Наступила ночь, и из-за облачного покрова снаружи стало совсем темно. Последовала пауза, когда песня закончилась, оставив только стук дождя по стеклу, мягкий ветер и стрекотание сверчков. Оконные стекла превратились в односторонние зеркала: мое отражение смотрело на меня, очки сползли с носа, свитер большого размера накинут на руки. Снаружи, в темноте, я бы не узнала, если бы что-то смотрело на меня в ответ.
Кто-то мог стоять прямо за стеклом, и я не смогла бы его увидеть.
Заиграла следующая песня, и у меня по спине пробежал холодок. Ночью хижина казалась незначительной, как будто ее голые деревянные стены и большие окна не могли сдержать темноту. Вместо того, чтобы наблюдать изнутри, я почувствовала, что кто-то снаружи заглядывает внутрь. Наблюдает за мной.
Я подпрыгнула, когда на кофейном столике зазвонил мой телефон. Я схватила его, музыка остановилась, и улыбнулась, когда увидела идентификатор вызывающего абонента.
— Привет, мам.
— Привет, милая! Как ты устроилась? Поездка прошла хорошо?
Я услышала, как что-то шипит на заднем плане, и моя улыбка стала шире. Мама готовила ужин, папа сидел в гостиной со стаканом скотча и своим последним детективным романом. Мои родители были, как они выразились, «демократичными в воспитании», в основном оставляя меня саму на себя, если только я не собиралась сделать что-то катастрофически опасное или разрушительное. Мама была воплощением Вудсток хиппи в детстве, в то время как папа был более тихим, прилежным человеком.
— Долгая поездка, — сказала я и хихикнула, когда зазвенела сковорода, и моя мама тихо выругалась. Мы с мамой разделяли любовь болтать без умолку, когда нам, вероятно, следовало сосредоточиться на других задачах, таких как готовка или распаковка вещей. — Но это было действительно великолепно.
Мы продолжали болтать, пока она рассказывала мне обо всех сплетнях, которые собрала за те два дня, что меня не было. Папа, как обычно, тщательно планировал каждый аспект их международного переезда, в то время как мама оставалась гораздо менее озабоченной идеальным маршрутом — еще одно доказательство того, что я действительно была дочерью своей матери.
— Я и забыла, насколько хорош этот город, — сказала я, полностью отказавшись от распаковки вещей в пользу жевания чипсов на диване. — Люди дружелюбны, здесь нет сетевых предприятий. Повсюду есть милые маленькие магазинчики для мам и пап. Почему мы вообще переехали?
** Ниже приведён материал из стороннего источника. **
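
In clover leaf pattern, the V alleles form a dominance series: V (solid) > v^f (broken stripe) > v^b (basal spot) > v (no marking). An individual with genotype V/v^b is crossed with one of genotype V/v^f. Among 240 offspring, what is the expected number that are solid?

Cross: V/v^b × V/v^f
Allele dominance: V > v^f > v^b > v
Offspring genotypes: 1 V/V, 1 V/v^f, 1 V/v^b, 1 v^f/v^b
Phenotype counts: 3 solid, 1 broken stripe
solid: 3 out of 4 → fraction 3/4
Expected count = 3/4 × 240 = 180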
Моя мать усмехнулась, но немного понизила голос, когда ответила:
— О, ты знаешь своего отца. Все его суеверия, его… тревоги… жизнь в маленьком городке была не для него. Он чувствовал, что люди слишком увлечены нашим бизнесом, что бы это ни значило. Все стало еще хуже, когда ты пошла в начальную школу.
Она сделала паузу, как будто собиралась сказать что-то еще, но, похоже, передумала. — В Калифорнии было больше возможностей для его работы.
— А, старые добрые папины суеверия, — я рассмеялась. — Единственная черта, которую мне посчастливилось унаследовать от него. Дай угадаю: он проверил историю каждого дома, который ты собиралась купить, чтобы убедиться, что там никто не умер?
Я практически почувствовала, как мама закатила глаза.
— Естественно.
— Хорошее решение. Тебе не нужно, чтобы твой отдых прерывался мстительными призраками.
— О, не начинай.
Я услышала звон тарелок и знала, что она не положит трубку, чтобы поесть, если я не заставлю ее.
— Я отпущу тебя, мам. Люблю тебя и скучаю.
— Я тоже скучаю по тебе, милая! — на заднем плане послышался шепот, и она добавила:
— Папа говорит, чтобы ты берегла себя там.
Как только я повесила трубку, дом показался мне еще более пустым. Я была благодарна Чизкейку, который неторопливо вышел из кухни, громко мяукая, требуя свой ужин. Он был властным соседом по комнате, но таким чертовски милым, так что мне пришлось простить его.
Когда я возвращалась к дивану с соусом для картошки фри, моё внимание привлек пакет в коричневой бумаге, торчащий из моей сумки. Книга, которую подарила мне Инайя, гримуар. Волнение сжало мой живот, чувство, похожее на то, что я впервые участвую в призрачном расследовании: трепет, смешанный с тревогой.
Я развернула книгу на кофейном столике. Наверное, мне следовало надеть перчатки; вещь была такой старой, что ее следовало бы выставить в музее. В углу на внутренней стороне обложки была нацарапана подпись, но каллиграфия была слишком причудливой, чтобы я могла её разобрать.